Tuesday, 15 March 2011

Sebring prospects

The Sebring 12 hours, the first round of the Intercontinental Le Mans Cup, is coming up this weekend, and I reflected on dailysportscar a few weeks ago on the prospects for the race and the season ahead. Gary Horrocks has now provided an excellent preview ‘over there’, which I commend to you (if you haven’t already read it). For what it’s worth though, here’s my take on the prospects for this year’s 12 hour marathon over the bumps and through the traffic in the Florida sunshine.

Sadly, I won’t be there to witness it at first hand. Somehow events always seem to contrive against me getting there, and once again I shall miss it. At least the second half of the race takes place after bedtime here in the UK, so I shall try and catch some of it while the rest of the family sleeps.

The weather forecast in Florida is good: (it says here) dry and sunny, temperatures in the eighties (nudging 30 degrees Celsius), which may put air-conditioning units under strain.

In the battle for overall victory are two pukka 2011-specification Peugeot 908 cars up against two 2010 Audi R15 (“plus minus”) and a 2010 Peugeot 908 HDi FAP. If you’re reading this, I’m sure you are already up to speed with the regulations, but just in case, here’s a distillation.

For 2011, engine capacity for the turbo-diesels is reduced to 3.7 litres. As Audi’s new R18 is not racing at Sebring, the team will be using last year’s car, the R15, which has a 5.5 litre V10 engine as permitted by 2010 regulations. The ACO has vowed “to maintain a slight advantage to cars in compliance with 2011 regulations” at the expense of those running to the 2010 regulations, such as the Audi R15, which will be handicapped as follows:
  • the diameter of the two restrictors, through which the engine draws its air, is reduced, by four millimetres, from 37.5mm to 33.5mm
  • maximum turbo boost pressure is also reduced by 23% from just over 2.5 to less than 2 atmospheres
  • the fuel tank size is reduced from 81 to 65 litres
  • the fuel flow during refuelling is also reduced - the restrictor through which the fuel must flow into the tank is reduced from 33 to 28mm
(Bear in mind that the fuel tank regulations apply for all diesels, not just the 2010 cars. This reduction is from last year to this.)
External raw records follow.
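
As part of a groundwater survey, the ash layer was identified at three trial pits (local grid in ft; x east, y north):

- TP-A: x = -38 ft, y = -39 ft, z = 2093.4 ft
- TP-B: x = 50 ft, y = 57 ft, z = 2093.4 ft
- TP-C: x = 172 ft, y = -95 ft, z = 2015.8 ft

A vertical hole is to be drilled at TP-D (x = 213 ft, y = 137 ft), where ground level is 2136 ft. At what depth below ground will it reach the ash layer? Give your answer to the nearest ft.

69 ft

Let the plane be z = a·x + b·y + c.
TP-B−TP-A: 88a + 96b = 0;  TP-C−TP-A: 210a − 56b = −77.6.
Solving gives a = −0.29694, b = 0.27219.
Then c = 2093.4 − a·-38 − b·-39 = 2092.73.
At (213, 137): z_contact = −63.2 + 37.3 + 2092.73 = 2066.8 ft.
Depth below ground = 2136 − 2066.8 = 69 ft.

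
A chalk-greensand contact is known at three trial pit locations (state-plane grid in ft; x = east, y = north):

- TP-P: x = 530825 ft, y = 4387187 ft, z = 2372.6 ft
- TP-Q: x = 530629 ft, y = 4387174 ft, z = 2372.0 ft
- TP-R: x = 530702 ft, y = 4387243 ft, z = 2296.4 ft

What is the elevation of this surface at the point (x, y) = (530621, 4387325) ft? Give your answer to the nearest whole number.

2193 ft

Two edge vectors: TP-P→TP-Q = (-196, -13, -0.6), TP-P→TP-R = (-123, 56, -76.2).
Normal n = (TP-P→TP-Q) × (TP-P→TP-R) = (1024.2, -14861.4, -12575).
So ∂z/∂x = −n_x/n_z = 0.08144732 and ∂z/∂y = −n_y/n_z = −1.18182107.
Intercept c from TP-P: 2372.6 − 43234.27 + 5184870.05 = 5144008.38.
At (530621, 4387325): z = 43217.7 − 5185033.1 + 5144008.38 = 2192.9 ft.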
Now I’m no engineer, but it seems to me that getting this balance right is a veritable minefield. What if it’s not right? How much is a “slight” advantage? Look at the possible outcomes:
  1. The handicap is not enough and the strangulated Audi R15 with its big V10 is still quicker than the Peugeot. Even if the Audi is pitting more often for fuel, the Peugeot will not be able to catch up. Audi wins, but as the R15 is not entered for Le Mans, no-one cares.
  2. The handicap is too much and the new Peugeots sail away into the distance. Audi achieves its team-building exercise, Peugeot enjoys the benefits of race-testing and gets lots of good publicity, but no-one really cares, because there was no excitement in the race and it is Le Mans that counts… Peugeot won Sebring in 2010, after all, in the absence of competition from Audi.
  3. Audi and Peugeot are extremely well-matched, producing a fantastic battle for the lead throughout the 12 hours. Allan McNish puts in a superb final stint and steals the victory from Anthony Davidson, who trips over a slower car in the last minutes of the race (just suppose). Peugeot complains bitterly to the ACO that the regulations guaranteed them an advantage and lodge a protest.
Of course, Peugeot has a 2010-spec car as well, entered by ORECA, which will be there to battle (it hopes) with the Audis in the first (and possibly third) scenario I describe above.

For everyone’s sakes, I just hope that it all falls out well, that the race serves the series well and adds to Sebring’s reputation… and that circumstances permit me to be there next year…

I don’t mean to ignore the rest of the 56-car entry, although there are elements (in particular the LMPC and GTC classes) which contribute very little and which I hope stay out of the way.

But I shall be paying close attention to the progress of the Rebellion Lola with its Toyota engine, to the Honda-powered Highcroft HPD and to the Mazda-engined Dyson Lola. I suspect that their supply chains will be fairly independent of the tragedy that is unfolding in Japan but I hope that those who are affected do not lose sight of their priorities.

Cytosport's 2010 Aston Martin and Oak Racing's Pescarolos might provide an indication of how successfully the petrol / diesel equivalence has been adjusted for this year, but my suspicion is that not much will be apparent until the debut of Prodrive's AMR-ONE at Paul Ricard next month.

I am hoping that the LMP2s prove reliable - there aren’t really enough of them to sustain any serious level of attrition.

And no doubt there will be a right dust-up in the GT class, with Corvette, Ferrari and Porsche guaranteed to be well-matched, BMW hoping that the lessons of 2010 have been learnt and that the M3s are able mix it with the class leaders, to say nothing of the variety provided by Jaguar, Lamborghini and the Ford GTs.

I can see a late night in prospect on Saturday night!